Dropping like flies, Nana announced as she read through the obituaries in the morning paper and sighed. Didn't even know he'd been sick.

My grandmother always read the obits first, saying it made her feel better not to be in them. They were called "death notices" then, plain language being preferred and they were simple and straightforward, sometimes including a grainy old photo, sometimes not. Now and again the notice would include a little decorative phrasing - gone to glory was most popular. Everyone knew that a long illness almost always meant cancer while untimely passing generally meant an accidental death. Nana read them all whether she knew them or not, often with a critical eye toward grammar, punctuation, and proper format. She disliked the ones that rambled on or listed several paragraphs of relatives and she detested the use of pre-deceased in any form, judging it to be an awkward and clumsy word. She had even been known to call the night desk at The Boston Globe and share her criticisms, an act unfailingly reported to my daddy the following morning by a besieged and harried editor.
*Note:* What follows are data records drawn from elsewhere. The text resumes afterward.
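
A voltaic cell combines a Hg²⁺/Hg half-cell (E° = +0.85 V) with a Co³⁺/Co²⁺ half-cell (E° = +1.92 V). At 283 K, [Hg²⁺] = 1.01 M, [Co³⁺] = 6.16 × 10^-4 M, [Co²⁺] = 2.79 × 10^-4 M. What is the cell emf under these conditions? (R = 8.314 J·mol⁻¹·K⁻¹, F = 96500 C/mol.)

1.09 V

The Co³⁺/Co²⁺ couple has the higher reduction potential and acts as the cathode, so E°_cell = +1.92 − (+0.85) = 1.07 V.
Balancing electrons gives n = 2; the reaction quotient is Q = [Hg²⁺]·[Co²⁺]^2/[Co³⁺]^2 = 0.207.
E = E° − (RT/nF) ln Q = 1.07 − (8.314×283)/(2×96500) × (-1.574) = 1.070 + 0.019 = 1.089 V.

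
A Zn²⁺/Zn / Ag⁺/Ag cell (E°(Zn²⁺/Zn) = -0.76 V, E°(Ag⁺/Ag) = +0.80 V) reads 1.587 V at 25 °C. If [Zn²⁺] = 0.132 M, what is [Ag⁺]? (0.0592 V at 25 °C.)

From the Nernst equation, log Q = n(E° − E)/0.0592 = 2(1.56 − 1.587)/0.0592 = -0.912, so Q = 0.122.
With Q = [Zn²⁺]/[Ag⁺]^2 and the known concentrations, [Ag⁺]^2 in the denominator gives [Ag⁺] = 1.0 M.

1.0 M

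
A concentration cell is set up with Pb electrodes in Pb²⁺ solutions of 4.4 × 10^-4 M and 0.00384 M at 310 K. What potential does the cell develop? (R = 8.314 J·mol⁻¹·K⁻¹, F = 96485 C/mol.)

0.029 V

Both half-cells are Pb²⁺/Pb, so E°_cell = 0. The concentrated side is the cathode; the cell reaction moves Pb²⁺ from high to low concentration with n = 2.
Q = [Pb²⁺]_dilute/[Pb²⁺]_conc = 4.4 × 10^-4/0.00384 = 0.115.
E = 0 − (RT/nF) ln Q = −((8.314×310)/(2×96485))(-2.166) = 0.0289 V.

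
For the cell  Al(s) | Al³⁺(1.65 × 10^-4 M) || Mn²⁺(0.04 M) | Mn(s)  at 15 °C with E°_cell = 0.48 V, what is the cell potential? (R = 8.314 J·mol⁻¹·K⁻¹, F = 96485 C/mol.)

Balancing electrons gives n = 6; the reaction quotient is Q = [Al³⁺]^2/[Mn²⁺]^3 = 4.25 × 10^-4.
E = E° − (RT/nF) ln Q = 0.48 − (8.314×288)/(6×96485) × (-7.763) = 0.480 + 0.032 = 0.512 V.

0.512 V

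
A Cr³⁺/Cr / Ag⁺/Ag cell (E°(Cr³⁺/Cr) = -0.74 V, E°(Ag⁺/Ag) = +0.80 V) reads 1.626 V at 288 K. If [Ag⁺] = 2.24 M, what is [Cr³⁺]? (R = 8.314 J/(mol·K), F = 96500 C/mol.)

From the Nernst equation, ln Q = nF(E° − E)/RT = 3×96500×(1.54 − 1.626)/(8.314×288) = -10.398, so Q = 3.05 × 10^-5.
With Q = [Cr³⁺]/[Ag⁺]^3 and the known concentrations, [Cr³⁺] in the numerator gives [Cr³⁺] = 3.4 × 10^-4 M.

3.4 × 10^-4 M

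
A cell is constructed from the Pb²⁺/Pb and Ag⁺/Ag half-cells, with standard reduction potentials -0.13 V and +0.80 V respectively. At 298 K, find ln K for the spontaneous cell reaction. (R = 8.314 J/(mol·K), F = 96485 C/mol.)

ln K = 72.4

E°_cell = +0.80 − (-0.13) = 0.93 V, with n = 2 electrons transferred.
At equilibrium E = 0, so the Nernst equation gives ln K = nFE°/RT = (2)(96485)(0.93)/((8.314)(298)) = 72.43.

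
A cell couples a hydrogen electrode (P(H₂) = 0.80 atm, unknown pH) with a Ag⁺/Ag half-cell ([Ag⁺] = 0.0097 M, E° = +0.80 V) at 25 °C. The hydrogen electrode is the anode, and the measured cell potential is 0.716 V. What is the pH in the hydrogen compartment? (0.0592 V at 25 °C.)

pH = 0.64

E°_cell = 0.80 V and n = 2.
log Q = n(E° − E)/0.0592 = 2×(0.80 − 0.716)/0.0592 = 2.838.
With Q = [H⁺]^2 / ([Ag⁺]^2·P(H₂)), solving for [H⁺] gives log[H⁺] = -0.643, so pH = 0.64.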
She also liked to write letters to the paper when a story amused her or more frequently made her angry. Very few were ever printed but when they were, she celebrated quietly. Freedom of the press, she would tell my mother with a contented smile, was a fine idea. No one would have dared to mention that she expressed this sentiment only when her position and the paper's happened to coincide - there were an equal number of mornings when she would discard the entire newspaper as barely fit to wrap fish in and fiercely threaten to cancel her subscription.

Each month, the paper boy left a small envelope with her bill inside. She would evaluate her calendar where she made notes on a daily basis and add up the number of mornings the paper had made the doorstep against the number of mornings she had had to descend the front steps and collect it. She tracked which rainy mornings the paper had been plastic wrapped and which mornings it had not and she noted late deliveries in detail. The sum of all her numbers decided whether the paper boy got a tip or a Try harder note - she never held him responsible for content, only efficiency of delivery.

I can't help but wonder what Nana would make of newspapers today and the gradual transition from ink, paper and press to headlines and stories on line. I suspect she would say they have gone to glory.